Goulash has so many variations that the lines that distinguish one kind from another are often blurred. American goulash is heavy on tomatoes and often uses ground beef. German goulash, on the other hand, is predominantly all about big chunks of meat, cut about 1 ½ inches big, and uses just a little bit of tomatoes in the form of tomato paste.
A typical German goulash uses roughly a one to one ratio of beef and chopped onions. Worried that the stew will be too onion-y? Don’t be! By the time cooking is done most of the onions will disintegrate and dissolve, leaving behind only liquid and loads of aromatic flavor. The beef is not seared prior to braising. Instead, it’s cooked in beef broth together with caramelized onions, a touch of tomato paste and spices: paprika, bay leaves, marjoram, caraway seeds and pepper. Dry German wine is often added for additional flavor and acidity, but a few tablespoons of red wine vinegar are just as common.
Beef broth plays an important role in making of German goulash. Not only does it add liquid to beef goulash but also brings a lot of flavor. That’s why you will find many German goulash recipes calling for what can be translated as ‘strong beef broth’ – thick, intensely flavored and insanely delicious. But don’t worry, any beef stock will do. I like to use good quality beef bouillon cubes to make beef broth, with a few extra cubes thrown in for stronger flavor. If you can make your own beef broth, do it. There is nothing like homemade broth made with beef bones slowly simmered in water with veggies and spices for several hours, similar to the one used to make pho soup.
Many modern goulash recipes in Germany tend to use a ‘Saucenbinder’, or a sauce thickener.

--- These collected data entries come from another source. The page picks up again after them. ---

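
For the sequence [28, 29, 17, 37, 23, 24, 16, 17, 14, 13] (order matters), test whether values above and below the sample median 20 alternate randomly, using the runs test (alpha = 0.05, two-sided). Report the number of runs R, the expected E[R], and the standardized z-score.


Step 1: Compute median = 20; label A = above, B = below.
Labels in order: AABAAABBBB  (n_A = 5, n_B = 5)
Step 2: Count runs R = 4.
Step 3: Under H0 (random ordering), E[R] = 2*n_A*n_B/(n_A+n_B) + 1 = 2*5*5/10 + 1 = 6.0000.
        Var[R] = 2*n_A*n_B*(2*n_A*n_B - n_A - n_B) / ((n_A+n_B)^2 * (n_A+n_B-1)) = 2000/900 = 2.2222.
        SD[R] = 1.4907.
Step 4: Continuity-corrected z = (R + 0.5 - E[R]) / SD[R] = (4 + 0.5 - 6.0000) / 1.4907 = -1.0062.
Step 5: Two-sided p-value via normal approximation = 2*(1 - Phi(|z|)) = 0.314305.
Step 6: alpha = 0.05. fail to reject H0.

R = 4, z = -1.0062, p = 0.314305, fail to reject H0.


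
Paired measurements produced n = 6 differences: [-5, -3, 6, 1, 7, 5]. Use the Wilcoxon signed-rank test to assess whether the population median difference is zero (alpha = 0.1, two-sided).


Step 1: Drop any zero differences (none here) and take |d_i|.
|d| = [5, 3, 6, 1, 7, 5]
Step 2: Midrank |d_i| (ties get averaged ranks).
ranks: |5|->3.5, |3|->2, |6|->5, |1|->1, |7|->6, |5|->3.5
Step 3: Attach original signs; sum ranks with positive sign and with negative sign.
W+ = 5 + 1 + 6 + 3.5 = 15.5
W- = 3.5 + 2 = 5.5
(Check: W+ + W- = 21 should equal n(n+1)/2 = 21.)
Step 4: Test statistic W = min(W+, W-) = 5.5.
Step 5: Ties in |d|, so use the tie-corrected normal approximation.
        E[W] = n(n+1)/4 = 6*7/4 = 10.5.
        Tie groups: |d|=5 (t=2); sum(t^3 - t) = 6.
        Var[W] = n(n+1)(2n+1)/24 - sum(t^3-t)/48 = 546/24 - 6/48 = 22.625.
        z = (W - E[W]) / sqrt(Var[W]) = (5.5 - 10.5) / 4.7566 = -1.0512.
        Two-sided p = 2*Phi(z) = 0.293177.
Step 6: alpha = 0.1. fail to reject H0.

W+ = 15.5, W- = 5.5, W = min = 5.5, p = 0.293177, fail to reject H0.


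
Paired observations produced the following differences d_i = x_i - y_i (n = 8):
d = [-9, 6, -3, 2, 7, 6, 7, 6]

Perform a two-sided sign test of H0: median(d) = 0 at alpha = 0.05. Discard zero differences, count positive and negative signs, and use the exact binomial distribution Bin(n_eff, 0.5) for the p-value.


Step 1: Discard zero differences. Original n = 8; n_eff = number of nonzero differences = 8.
Nonzero differences (with sign): -9, +6, -3, +2, +7, +6, +7, +6
Step 2: Count signs: positive = 6, negative = 2.
Step 3: Under H0: P(positive) = 0.5, so the number of positives S ~ Bin(8, 0.5).
Step 4: Two-sided exact p-value = sum of Bin(8,0.5) probabilities at or below the observed probability = 0.289062.
Step 5: alpha = 0.05. fail to reject H0.

n_eff = 8, pos = 6, neg = 2, p = 0.289062, fail to reject H0.


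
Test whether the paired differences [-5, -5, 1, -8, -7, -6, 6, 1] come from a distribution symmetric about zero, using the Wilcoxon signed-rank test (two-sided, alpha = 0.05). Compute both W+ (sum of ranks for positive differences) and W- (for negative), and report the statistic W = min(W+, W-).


Step 1: Drop any zero differences (none here) and take |d_i|.
|d| = [5, 5, 1, 8, 7, 6, 6, 1]
Step 2: Midrank |d_i| (ties get averaged ranks).
ranks: |5|->3.5, |5|->3.5, |1|->1.5, |8|->8, |7|->7, |6|->5.5, |6|->5.5, |1|->1.5
Step 3: Attach original signs; sum ranks with positive sign and with negative sign.
W+ = 1.5 + 5.5 + 1.5 = 8.5
W- = 3.5 + 3.5 + 8 + 7 + 5.5 = 27.5
(Check: W+ + W- = 36 should equal n(n+1)/2 = 36.)
Step 4: Test statistic W = min(W+, W-) = 8.5.
Step 5: Ties in |d|, so use the tie-corrected normal approximation.
        E[W] = n(n+1)/4 = 8*9/4 = 18.
        Tie groups: |d|=1 (t=2), |d|=5 (t=2), |d|=6 (t=2); sum(t^3 - t) = 18.
        Var[W] = n(n+1)(2n+1)/24 - sum(t^3-t)/48 = 1224/24 - 18/48 = 50.625.
        z = (W - E[W]) / sqrt(Var[W]) = (8.5 - 18) / 7.1151 = -1.3352.
        Two-sided p = 2*Phi(z) = 0.181816.
Step 6: alpha = 0.05. fail to reject H0.

W+ = 8.5, W- = 27.5, W = min = 8.5, p = 0.181816, fail to reject H0.


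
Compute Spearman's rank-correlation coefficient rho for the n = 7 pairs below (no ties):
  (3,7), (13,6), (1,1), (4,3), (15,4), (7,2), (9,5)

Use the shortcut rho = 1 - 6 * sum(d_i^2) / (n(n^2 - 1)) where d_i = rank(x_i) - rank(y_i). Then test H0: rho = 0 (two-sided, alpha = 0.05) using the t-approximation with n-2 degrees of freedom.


Step 1: Rank x and y separately (midranks; no ties here).
rank(x): 3->2, 13->6, 1->1, 4->3, 15->7, 7->4, 9->5
rank(y): 7->7, 6->6, 1->1, 3->3, 4->4, 2->2, 5->5
Step 2: d_i = R_x(i) - R_y(i); compute d_i^2.
  (2-7)^2=25, (6-6)^2=0, (1-1)^2=0, (3-3)^2=0, (7-4)^2=9, (4-2)^2=4, (5-5)^2=0
sum(d^2) = 38.
Step 3: rho = 1 - 6*38 / (7*(7^2 - 1)) = 1 - 228/336 = 0.321429.
Step 4: Under H0, t = rho * sqrt((n-2)/(1-rho^2)) = 0.7590 ~ t(5).
Step 5: Two-sided p-value from the t-distribution with 5 df = 0.482072.
Step 6: alpha = 0.05. fail to reject H0.

rho = 0.3214, p = 0.482072, fail to reject H0 at alpha = 0.05.


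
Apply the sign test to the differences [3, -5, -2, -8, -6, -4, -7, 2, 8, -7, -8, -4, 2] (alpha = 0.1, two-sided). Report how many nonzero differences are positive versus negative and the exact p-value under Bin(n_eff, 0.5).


Step 1: Discard zero differences. Original n = 13; n_eff = number of nonzero differences = 13.
Nonzero differences (with sign): +3, -5, -2, -8, -6, -4, -7, +2, +8, -7, -8, -4, +2
Step 2: Count signs: positive = 4, negative = 9.
Step 3: Under H0: P(positive) = 0.5, so the number of positives S ~ Bin(13, 0.5).
Step 4: Two-sided exact p-value = sum of Bin(13,0.5) probabilities at or below the observed probability = 0.266846.
Step 5: alpha = 0.1. fail to reject H0.

n_eff = 13, pos = 4, neg = 9, p = 0.266846, fail to reject H0.


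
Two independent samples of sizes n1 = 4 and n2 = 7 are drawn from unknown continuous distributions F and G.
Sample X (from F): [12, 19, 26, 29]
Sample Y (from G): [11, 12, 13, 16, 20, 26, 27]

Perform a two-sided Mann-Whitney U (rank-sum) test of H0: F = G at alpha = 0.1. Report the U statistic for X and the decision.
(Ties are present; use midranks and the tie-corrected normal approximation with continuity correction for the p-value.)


Step 1: Combine and sort all 11 observations; assign midranks.
sorted (value, group): (11,Y), (12,X), (12,Y), (13,Y), (16,Y), (19,X), (20,Y), (26,X), (26,Y), (27,Y), (29,X)
ranks: 11->1, 12->2.5, 12->2.5, 13->4, 16->5, 19->6, 20->7, 26->8.5, 26->8.5, 27->10, 29->11
Step 2: Rank sum for X: R1 = 2.5 + 6 + 8.5 + 11 = 28.
Step 3: U_X = R1 - n1(n1+1)/2 = 28 - 4*5/2 = 28 - 10 = 18.
       U_Y = n1*n2 - U_X = 28 - 18 = 10.
Step 4: Ties are present, so use the tie-corrected normal approximation (with continuity correction) for the p-value.
Step 5: p-value = 0.506393; compare to alpha = 0.1. fail to reject H0.

U_X = 18, p = 0.506393, fail to reject H0 at alpha = 0.1.


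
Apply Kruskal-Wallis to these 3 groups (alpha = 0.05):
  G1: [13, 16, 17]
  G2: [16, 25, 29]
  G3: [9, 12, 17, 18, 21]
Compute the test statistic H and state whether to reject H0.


Step 1: Combine all N = 11 observations and assign midranks.
sorted (value, group, rank): (9,G3,1), (12,G3,2), (13,G1,3), (16,G1,4.5), (16,G2,4.5), (17,G1,6.5), (17,G3,6.5), (18,G3,8), (21,G3,9), (25,G2,10), (29,G2,11)
Step 2: Sum ranks within each group.
R_1 = 14 (n_1 = 3)
R_2 = 25.5 (n_2 = 3)
R_3 = 26.5 (n_3 = 5)
Step 3: H = 12/(N(N+1)) * sum(R_i^2/n_i) - 3(N+1)
     = 12/(11*12) * (14^2/3 + 25.5^2/3 + 26.5^2/5) - 3*12
     = 0.090909 * 422.533 - 36
     = 2.412121.
Step 4: Ties present; correction factor C = 1 - 12/(11^3 - 11) = 0.990909. Corrected H = 2.412121 / 0.990909 = 2.434251.
Step 5: Under H0, H ~ chi^2(2); p-value = 0.296080.
Step 6: alpha = 0.05. fail to reject H0.

H = 2.4343, df = 2, p = 0.296080, fail to reject H0.


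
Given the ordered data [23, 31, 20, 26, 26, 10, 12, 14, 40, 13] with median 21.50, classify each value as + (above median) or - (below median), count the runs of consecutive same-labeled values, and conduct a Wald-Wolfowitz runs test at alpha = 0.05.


Step 1: Compute median = 21.50; label A = above, B = below.
Labels in order: AABAABBBAB  (n_A = 5, n_B = 5)
Step 2: Count runs R = 6.
Step 3: Under H0 (random ordering), E[R] = 2*n_A*n_B/(n_A+n_B) + 1 = 2*5*5/10 + 1 = 6.0000.
        Var[R] = 2*n_A*n_B*(2*n_A*n_B - n_A - n_B) / ((n_A+n_B)^2 * (n_A+n_B-1)) = 2000/900 = 2.2222.
        SD[R] = 1.4907.
Step 4: R = E[R], so z = 0 with no continuity correction.
Step 5: Two-sided p-value via normal approximation = 2*(1 - Phi(|z|)) = 1.000000.
Step 6: alpha = 0.05. fail to reject H0.

R = 6, z = 0.0000, p = 1.000000, fail to reject H0.


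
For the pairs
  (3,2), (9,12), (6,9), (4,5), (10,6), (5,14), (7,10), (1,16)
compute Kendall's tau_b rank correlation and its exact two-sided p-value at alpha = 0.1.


Step 1: Enumerate the 28 unordered pairs (i,j) with i<j and classify each by sign(x_j-x_i) * sign(y_j-y_i).
  (1,2):dx=+6,dy=+10->C; (1,3):dx=+3,dy=+7->C; (1,4):dx=+1,dy=+3->C; (1,5):dx=+7,dy=+4->C
  (1,6):dx=+2,dy=+12->C; (1,7):dx=+4,dy=+8->C; (1,8):dx=-2,dy=+14->D; (2,3):dx=-3,dy=-3->C
  (2,4):dx=-5,dy=-7->C; (2,5):dx=+1,dy=-6->D; (2,6):dx=-4,dy=+2->D; (2,7):dx=-2,dy=-2->C
  (2,8):dx=-8,dy=+4->D; (3,4):dx=-2,dy=-4->C; (3,5):dx=+4,dy=-3->D; (3,6):dx=-1,dy=+5->D
  (3,7):dx=+1,dy=+1->C; (3,8):dx=-5,dy=+7->D; (4,5):dx=+6,dy=+1->C; (4,6):dx=+1,dy=+9->C
  (4,7):dx=+3,dy=+5->C; (4,8):dx=-3,dy=+11->D; (5,6):dx=-5,dy=+8->D; (5,7):dx=-3,dy=+4->D
  (5,8):dx=-9,dy=+10->D; (6,7):dx=+2,dy=-4->D; (6,8):dx=-4,dy=+2->D; (7,8):dx=-6,dy=+6->D
Step 2: C = 14, D = 14, total pairs = 28.
Step 3: tau = (C - D)/(n(n-1)/2) = (14 - 14)/28 = 0.000000.
Step 4: Exact two-sided p-value (enumerate n! = 40320 permutations of y under H0): p = 1.000000.
Step 5: alpha = 0.1. fail to reject H0.

tau_b = 0.0000 (C=14, D=14), p = 1.000000, fail to reject H0.


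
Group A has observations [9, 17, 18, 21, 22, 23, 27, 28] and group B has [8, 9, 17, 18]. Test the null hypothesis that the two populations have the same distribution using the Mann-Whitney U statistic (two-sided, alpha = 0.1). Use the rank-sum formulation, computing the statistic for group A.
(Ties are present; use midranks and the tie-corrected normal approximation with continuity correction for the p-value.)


Step 1: Combine and sort all 12 observations; assign midranks.
sorted (value, group): (8,Y), (9,X), (9,Y), (17,X), (17,Y), (18,X), (18,Y), (21,X), (22,X), (23,X), (27,X), (28,X)
ranks: 8->1, 9->2.5, 9->2.5, 17->4.5, 17->4.5, 18->6.5, 18->6.5, 21->8, 22->9, 23->10, 27->11, 28->12
Step 2: Rank sum for X: R1 = 2.5 + 4.5 + 6.5 + 8 + 9 + 10 + 11 + 12 = 63.5.
Step 3: U_X = R1 - n1(n1+1)/2 = 63.5 - 8*9/2 = 63.5 - 36 = 27.5.
       U_Y = n1*n2 - U_X = 32 - 27.5 = 4.5.
Step 4: Ties are present, so use the tie-corrected normal approximation (with continuity correction) for the p-value.
Step 5: p-value = 0.060363; compare to alpha = 0.1. reject H0.

U_X = 27.5, p = 0.060363, reject H0 at alpha = 0.1.


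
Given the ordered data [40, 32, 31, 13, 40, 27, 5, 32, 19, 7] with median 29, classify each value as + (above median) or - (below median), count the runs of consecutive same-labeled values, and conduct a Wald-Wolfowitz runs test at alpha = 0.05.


Step 1: Compute median = 29; label A = above, B = below.
Labels in order: AAABABBABB  (n_A = 5, n_B = 5)
Step 2: Count runs R = 6.
Step 3: Under H0 (random ordering), E[R] = 2*n_A*n_B/(n_A+n_B) + 1 = 2*5*5/10 + 1 = 6.0000.
        Var[R] = 2*n_A*n_B*(2*n_A*n_B - n_A - n_B) / ((n_A+n_B)^2 * (n_A+n_B-1)) = 2000/900 = 2.2222.
        SD[R] = 1.4907.
Step 4: R = E[R], so z = 0 with no continuity correction.
Step 5: Two-sided p-value via normal approximation = 2*(1 - Phi(|z|)) = 1.000000.
Step 6: alpha = 0.05. fail to reject H0.

R = 6, z = 0.0000, p = 1.000000, fail to reject H0.


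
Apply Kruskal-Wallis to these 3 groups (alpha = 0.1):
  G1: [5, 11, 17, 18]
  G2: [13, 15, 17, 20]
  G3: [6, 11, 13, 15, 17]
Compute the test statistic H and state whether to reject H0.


Step 1: Combine all N = 13 observations and assign midranks.
sorted (value, group, rank): (5,G1,1), (6,G3,2), (11,G1,3.5), (11,G3,3.5), (13,G2,5.5), (13,G3,5.5), (15,G2,7.5), (15,G3,7.5), (17,G1,10), (17,G2,10), (17,G3,10), (18,G1,12), (20,G2,13)
Step 2: Sum ranks within each group.
R_1 = 26.5 (n_1 = 4)
R_2 = 36 (n_2 = 4)
R_3 = 28.5 (n_3 = 5)
Step 3: H = 12/(N(N+1)) * sum(R_i^2/n_i) - 3(N+1)
     = 12/(13*14) * (26.5^2/4 + 36^2/4 + 28.5^2/5) - 3*14
     = 0.065934 * 662.013 - 42
     = 1.649176.
Step 4: Ties present; correction factor C = 1 - 42/(13^3 - 13) = 0.980769. Corrected H = 1.649176 / 0.980769 = 1.681513.
Step 5: Under H0, H ~ chi^2(2); p-value = 0.431384.
Step 6: alpha = 0.1. fail to reject H0.

H = 1.6815, df = 2, p = 0.431384, fail to reject H0.


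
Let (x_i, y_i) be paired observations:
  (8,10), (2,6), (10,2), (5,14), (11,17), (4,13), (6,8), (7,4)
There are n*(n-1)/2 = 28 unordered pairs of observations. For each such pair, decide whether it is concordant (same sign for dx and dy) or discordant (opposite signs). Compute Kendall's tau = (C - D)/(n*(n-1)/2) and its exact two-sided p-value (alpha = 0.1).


Step 1: Enumerate the 28 unordered pairs (i,j) with i<j and classify each by sign(x_j-x_i) * sign(y_j-y_i).
  (1,2):dx=-6,dy=-4->C; (1,3):dx=+2,dy=-8->D; (1,4):dx=-3,dy=+4->D; (1,5):dx=+3,dy=+7->C
  (1,6):dx=-4,dy=+3->D; (1,7):dx=-2,dy=-2->C; (1,8):dx=-1,dy=-6->C; (2,3):dx=+8,dy=-4->D
  (2,4):dx=+3,dy=+8->C; (2,5):dx=+9,dy=+11->C; (2,6):dx=+2,dy=+7->C; (2,7):dx=+4,dy=+2->C
  (2,8):dx=+5,dy=-2->D; (3,4):dx=-5,dy=+12->D; (3,5):dx=+1,dy=+15->C; (3,6):dx=-6,dy=+11->D
  (3,7):dx=-4,dy=+6->D; (3,8):dx=-3,dy=+2->D; (4,5):dx=+6,dy=+3->C; (4,6):dx=-1,dy=-1->C
  (4,7):dx=+1,dy=-6->D; (4,8):dx=+2,dy=-10->D; (5,6):dx=-7,dy=-4->C; (5,7):dx=-5,dy=-9->C
  (5,8):dx=-4,dy=-13->C; (6,7):dx=+2,dy=-5->D; (6,8):dx=+3,dy=-9->D; (7,8):dx=+1,dy=-4->D
Step 2: C = 14, D = 14, total pairs = 28.
Step 3: tau = (C - D)/(n(n-1)/2) = (14 - 14)/28 = 0.000000.
Step 4: Exact two-sided p-value (enumerate n! = 40320 permutations of y under H0): p = 1.000000.
Step 5: alpha = 0.1. fail to reject H0.

tau_b = 0.0000 (C=14, D=14), p = 1.000000, fail to reject H0.


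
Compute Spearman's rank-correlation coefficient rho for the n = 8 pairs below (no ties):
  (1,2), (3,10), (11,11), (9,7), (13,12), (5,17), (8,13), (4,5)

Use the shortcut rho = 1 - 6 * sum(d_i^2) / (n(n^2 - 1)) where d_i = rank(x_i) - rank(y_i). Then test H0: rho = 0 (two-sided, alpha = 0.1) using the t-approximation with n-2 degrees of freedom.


Step 1: Rank x and y separately (midranks; no ties here).
rank(x): 1->1, 3->2, 11->7, 9->6, 13->8, 5->4, 8->5, 4->3
rank(y): 2->1, 10->4, 11->5, 7->3, 12->6, 17->8, 13->7, 5->2
Step 2: d_i = R_x(i) - R_y(i); compute d_i^2.
  (1-1)^2=0, (2-4)^2=4, (7-5)^2=4, (6-3)^2=9, (8-6)^2=4, (4-8)^2=16, (5-7)^2=4, (3-2)^2=1
sum(d^2) = 42.
Step 3: rho = 1 - 6*42 / (8*(8^2 - 1)) = 1 - 252/504 = 0.500000.
Step 4: Under H0, t = rho * sqrt((n-2)/(1-rho^2)) = 1.4142 ~ t(6).
Step 5: Two-sided p-value from the t-distribution with 6 df = 0.207031.
Step 6: alpha = 0.1. fail to reject H0.

rho = 0.5000, p = 0.207031, fail to reject H0 at alpha = 0.1.


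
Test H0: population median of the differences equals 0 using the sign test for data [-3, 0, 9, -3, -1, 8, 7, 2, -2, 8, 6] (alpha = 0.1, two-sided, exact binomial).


Step 1: Discard zero differences. Original n = 11; n_eff = number of nonzero differences = 10.
Nonzero differences (with sign): -3, +9, -3, -1, +8, +7, +2, -2, +8, +6
Step 2: Count signs: positive = 6, negative = 4.
Step 3: Under H0: P(positive) = 0.5, so the number of positives S ~ Bin(10, 0.5).
Step 4: Two-sided exact p-value = sum of Bin(10,0.5) probabilities at or below the observed probability = 0.753906.
Step 5: alpha = 0.1. fail to reject H0.

n_eff = 10, pos = 6, neg = 4, p = 0.753906, fail to reject H0.


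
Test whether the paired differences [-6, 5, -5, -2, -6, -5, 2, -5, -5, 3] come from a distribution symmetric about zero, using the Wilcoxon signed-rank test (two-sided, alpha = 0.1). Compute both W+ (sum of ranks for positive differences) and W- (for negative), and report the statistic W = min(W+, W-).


Step 1: Drop any zero differences (none here) and take |d_i|.
|d| = [6, 5, 5, 2, 6, 5, 2, 5, 5, 3]
Step 2: Midrank |d_i| (ties get averaged ranks).
ranks: |6|->9.5, |5|->6, |5|->6, |2|->1.5, |6|->9.5, |5|->6, |2|->1.5, |5|->6, |5|->6, |3|->3
Step 3: Attach original signs; sum ranks with positive sign and with negative sign.
W+ = 6 + 1.5 + 3 = 10.5
W- = 9.5 + 6 + 1.5 + 9.5 + 6 + 6 + 6 = 44.5
(Check: W+ + W- = 55 should equal n(n+1)/2 = 55.)
Step 4: Test statistic W = min(W+, W-) = 10.5.
Step 5: Ties in |d|, so use the tie-corrected normal approximation.
        E[W] = n(n+1)/4 = 10*11/4 = 27.5.
        Tie groups: |d|=2 (t=2), |d|=5 (t=5), |d|=6 (t=2); sum(t^3 - t) = 132.
        Var[W] = n(n+1)(2n+1)/24 - sum(t^3-t)/48 = 2310/24 - 132/48 = 93.5.
        z = (W - E[W]) / sqrt(Var[W]) = (10.5 - 27.5) / 9.6695 = -1.7581.
        Two-sided p = 2*Phi(z) = 0.078731.
Step 6: alpha = 0.1. reject H0.

W+ = 10.5, W- = 44.5, W = min = 10.5, p = 0.078731, reject H0.


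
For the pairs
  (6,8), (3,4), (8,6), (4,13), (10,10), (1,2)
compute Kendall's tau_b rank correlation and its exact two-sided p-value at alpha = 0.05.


Step 1: Enumerate the 15 unordered pairs (i,j) with i<j and classify each by sign(x_j-x_i) * sign(y_j-y_i).
  (1,2):dx=-3,dy=-4->C; (1,3):dx=+2,dy=-2->D; (1,4):dx=-2,dy=+5->D; (1,5):dx=+4,dy=+2->C
  (1,6):dx=-5,dy=-6->C; (2,3):dx=+5,dy=+2->C; (2,4):dx=+1,dy=+9->C; (2,5):dx=+7,dy=+6->C
  (2,6):dx=-2,dy=-2->C; (3,4):dx=-4,dy=+7->D; (3,5):dx=+2,dy=+4->C; (3,6):dx=-7,dy=-4->C
  (4,5):dx=+6,dy=-3->D; (4,6):dx=-3,dy=-11->C; (5,6):dx=-9,dy=-8->C
Step 2: C = 11, D = 4, total pairs = 15.
Step 3: tau = (C - D)/(n(n-1)/2) = (11 - 4)/15 = 0.466667.
Step 4: Exact two-sided p-value (enumerate n! = 720 permutations of y under H0): p = 0.272222.
Step 5: alpha = 0.05. fail to reject H0.

tau_b = 0.4667 (C=11, D=4), p = 0.272222, fail to reject H0.


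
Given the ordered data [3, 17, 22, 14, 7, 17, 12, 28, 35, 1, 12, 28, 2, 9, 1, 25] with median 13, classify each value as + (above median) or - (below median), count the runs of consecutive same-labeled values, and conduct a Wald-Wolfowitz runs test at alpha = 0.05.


Step 1: Compute median = 13; label A = above, B = below.
Labels in order: BAAABABAABBABBBA  (n_A = 8, n_B = 8)
Step 2: Count runs R = 10.
Step 3: Under H0 (random ordering), E[R] = 2*n_A*n_B/(n_A+n_B) + 1 = 2*8*8/16 + 1 = 9.0000.
        Var[R] = 2*n_A*n_B*(2*n_A*n_B - n_A - n_B) / ((n_A+n_B)^2 * (n_A+n_B-1)) = 14336/3840 = 3.7333.
        SD[R] = 1.9322.
Step 4: Continuity-corrected z = (R - 0.5 - E[R]) / SD[R] = (10 - 0.5 - 9.0000) / 1.9322 = 0.2588.
Step 5: Two-sided p-value via normal approximation = 2*(1 - Phi(|z|)) = 0.795809.
Step 6: alpha = 0.05. fail to reject H0.

R = 10, z = 0.2588, p = 0.795809, fail to reject H0.


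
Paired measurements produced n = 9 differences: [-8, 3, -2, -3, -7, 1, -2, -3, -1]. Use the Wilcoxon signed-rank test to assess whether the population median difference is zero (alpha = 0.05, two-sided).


Step 1: Drop any zero differences (none here) and take |d_i|.
|d| = [8, 3, 2, 3, 7, 1, 2, 3, 1]
Step 2: Midrank |d_i| (ties get averaged ranks).
ranks: |8|->9, |3|->6, |2|->3.5, |3|->6, |7|->8, |1|->1.5, |2|->3.5, |3|->6, |1|->1.5
Step 3: Attach original signs; sum ranks with positive sign and with negative sign.
W+ = 6 + 1.5 = 7.5
W- = 9 + 3.5 + 6 + 8 + 3.5 + 6 + 1.5 = 37.5
(Check: W+ + W- = 45 should equal n(n+1)/2 = 45.)
Step 4: Test statistic W = min(W+, W-) = 7.5.
Step 5: Ties in |d|, so use the tie-corrected normal approximation.
        E[W] = n(n+1)/4 = 9*10/4 = 22.5.
        Tie groups: |d|=1 (t=2), |d|=2 (t=2), |d|=3 (t=3); sum(t^3 - t) = 36.
        Var[W] = n(n+1)(2n+1)/24 - sum(t^3-t)/48 = 1710/24 - 36/48 = 70.5.
        z = (W - E[W]) / sqrt(Var[W]) = (7.5 - 22.5) / 8.3964 = -1.7865.
        Two-sided p = 2*Phi(z) = 0.074023.
Step 6: alpha = 0.05. fail to reject H0.

W+ = 7.5, W- = 37.5, W = min = 7.5, p = 0.074023, fail to reject H0.


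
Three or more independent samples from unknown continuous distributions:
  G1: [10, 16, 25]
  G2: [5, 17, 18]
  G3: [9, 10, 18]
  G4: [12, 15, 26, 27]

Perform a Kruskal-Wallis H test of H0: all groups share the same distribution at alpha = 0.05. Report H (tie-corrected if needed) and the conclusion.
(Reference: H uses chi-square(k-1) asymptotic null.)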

In the classic recipe this is unnecessary as the goulash will thicken plenty on its own if you let it cook uncovered, or partially covered, for a certain amount of time. This will allow the dish to taste rich, flavorful and tasty but without the added calories and the heaviness after you devour a bowl of this goodness. This dish is a great example of soul food that does not leave you feeling guilty. Not unless you pair it with a big bowl of noodles or pasta. It would be a shame though if you don’t as the two go so well together.
- 2 lbs yellow onions (about 6-8 medium onions)
- 4 Tbsp clarified butter (regular butter will work as well)
- 2 lbs lean beef (veal or trimmed chuck is best)
- 3 cloves garlic
- 1 tsp caraway seeds
- 2 tsp dried marjoram
- 2 Tbsp sweet paprika
- 2 Tbsp tomato paste
- 3 Tbsp red wine vinegar
- 1 3/4 cup beef broth
- 2 bay leaves
- 1 tsp kosher salt (plus more to taste)
- 1/4 tsp ground black pepper (plus more to taste)
- Preheat the oven to 350F if cooking in the oven as opposed to on the stove top.
- Peel and chop the onions very finely. Set aside.
- Heat the butter in a roasting pan over medium heat. Add the onions and cook, stirring frequently, until golden brown, about 30 minutes.
- In the meantime, trim the beef of any fat and sinew, then cut the beef into about 1" - 1 1/2" pieces. Set aside.
- Peel the garlic, chop, add caraway seeds and mince together with a knife.
- Once the onions are ready, add the beef broth, red wine vinegar, paprika and the meat together with the bay leaves, garlic, caraway seeds, marjoram, and tomato paste. Mix and bring to gentle simmer. Turn the heat down to low, cover and let simmer on the stove top (or in the oven at 350F) until the onions have mostly disintegrated and the beef is tender, about 90 minutes to 2 hours. For a thicker consistency, cook uncovered or partially covered after 1 hour while frequently checking on the progress. Once the goulash is thick enough for your taste, cover and continue cooking until done.
- Season the goulash with salt and pepper, remove the bay leaves and serve while hot.